Ask the average computer user how to keep safe and secure online, and ‘strong passwords’ is likely to be one of the first principles mentioned. We’ve all been instructed, at some point or another, to ensure that we use long, complex and various passwords across different online accounts and websites.
It is an easy principle to explain to end users. The more complex and unusual your password, the harder it is for a cybercriminal to guess or crack it. Simple, right? The trouble is, the majority of cyberattacks involving compromised passwords don’t involve guessing or cracking at all – they involve bulk password thefts.
Twitter is just one of many high profile companies to have fallen victim to a login credentials theft, with over 30,000,000 usernames and password pairs allegedly now being sold online. Little surprise, perhaps, that Verizon’s Data Breach Investigations Report for this year suggests that over half of recent data breaches were due to compromised credentials.
A bulk credentials theft immediately undoes the benefit gained from creating strong passwords, both for the end users and the targeted companies. In the Twitter case, many of the stolen passwords contained 30 characters or more; they were strong password by most commonly accepted standards. Yet the minute they were stolen, their strength became irrelevant. They were already openly in malicious hands.
‘Encryption’ is the classic response to this scenario; if those passwords are encrypted, surely it matters less if they are stolen? Well, yes and no. Sophisticated attackers may still be able to decrypt and use the stolen passwords; and, regardless of what actually happens to them, the organization from which they were stolen is still obliged to tell its users what has happened – and brace itself for the reputational damage that ensues.
One step stronger
So, in a world in which cybercriminals can, and increasingly frequently, do manage to steal passwords en masse, a new type of protection is needed. Enter two-factor or even multi-factor authentication (MFA).
The basic aim of two-factor authentication or MFA is to add an additional, context-specific verification step beyond the initial password request. This strengthens the login process not only by making it more complex, but also by making it time-sensitive, so an attacker who does manage to steal the verification information is unable to use it outside of the initial login attempt.
The most common way of introducing this layer is by sending a code, known as a token, to the user’s phone. This, too, adds extra security, because SMS messages are extremely difficult for cybercriminals to intercept; the user will almost always have their phone with them, and the SMS does not touch their email account, which may have already been separately compromised.

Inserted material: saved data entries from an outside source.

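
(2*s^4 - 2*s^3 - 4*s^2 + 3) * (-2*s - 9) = -4*s^5 - 14*s^4 + 26*s^3 + 36*s^2 - 6*s - 27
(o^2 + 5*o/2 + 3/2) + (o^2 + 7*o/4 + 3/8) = 2*o^2 + 17*o/4 + 15/8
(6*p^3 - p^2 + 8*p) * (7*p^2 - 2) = 42*p^5 - 7*p^4 + 44*p^3 + 2*p^2 - 16*p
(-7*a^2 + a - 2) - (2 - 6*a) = -7*a^2 + 7*a - 4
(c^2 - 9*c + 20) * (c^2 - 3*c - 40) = c^4 - 12*c^3 + 7*c^2 + 300*c - 800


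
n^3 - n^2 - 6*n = n*(n - 3)*(n + 2)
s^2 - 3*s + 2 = (s - 2)*(s - 1)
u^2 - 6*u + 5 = (u - 5)*(u - 1)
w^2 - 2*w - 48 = (w - 8)*(w + 6)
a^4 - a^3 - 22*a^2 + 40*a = a*(a - 4)*(a - 2)*(a + 5)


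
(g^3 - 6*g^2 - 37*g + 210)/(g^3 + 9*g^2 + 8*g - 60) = (g^2 - 12*g + 35)/(g^2 + 3*g - 10)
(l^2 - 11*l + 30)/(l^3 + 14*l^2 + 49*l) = (l^2 - 11*l + 30)/(l*(l^2 + 14*l + 49))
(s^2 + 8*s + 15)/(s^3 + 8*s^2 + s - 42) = (s + 5)/(s^2 + 5*s - 14)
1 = 1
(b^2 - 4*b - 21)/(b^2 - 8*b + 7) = (b + 3)/(b - 1)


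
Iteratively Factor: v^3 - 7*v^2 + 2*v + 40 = (v - 5)*(v^2 - 2*v - 8) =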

Variations of multi-factor authentication include secondary passwords for which only selected characters are requested during each login attempt, and biometric data such as fingerprints and iris scans. Other organizations choose to send out physical devices to their users, which generate those unique tokens. However, the code option is not only extremely efficient; it is also easy and cost-effective to implement, making it a suitable option for rolling out to organizations on the same scale as regular username/password verification.
Protecting credential outside and inside
It is crucial for organizations to remember that the weaknesses of standard username/password credentials apply not just to customer accounts, but also to their employees, business partners and contractors – in fact, anyone that wants to access the organization’s networks or resources. Here, basic username and password pairs are typically used to control access to the corporate network, applications, files and, increasingly, endpoint mobile devices. MFA can play a critical role here, in improving enterprises’ internal network security, and guarding against theft of sensitive data.
Perhaps it is unsurprising, then, that the market for integrated, secure multifactor authentication solutions is growing fast, as more and more organizations introduce this extra layer of verification for consumers and employees alike.
One useful element for businesses to consider when introducing MFA internally is the ability to assign variable levels of verification according to, for example, the user in question, the services they require, the resources they need to access and even the IP address they are using. This sort of flexibility is crucial in order to build a truly scalable and agile security posture.
Bulk thefts of login credentials have taught us that the one-size-fits-all, blanket approach of traditional username and password pairs is broken. Now, end user security needs to be context-specific, time-sensitive and adaptable to the needs and situation of different users. Two-factor authentication or MFA can truly be the cure for compromised credentials.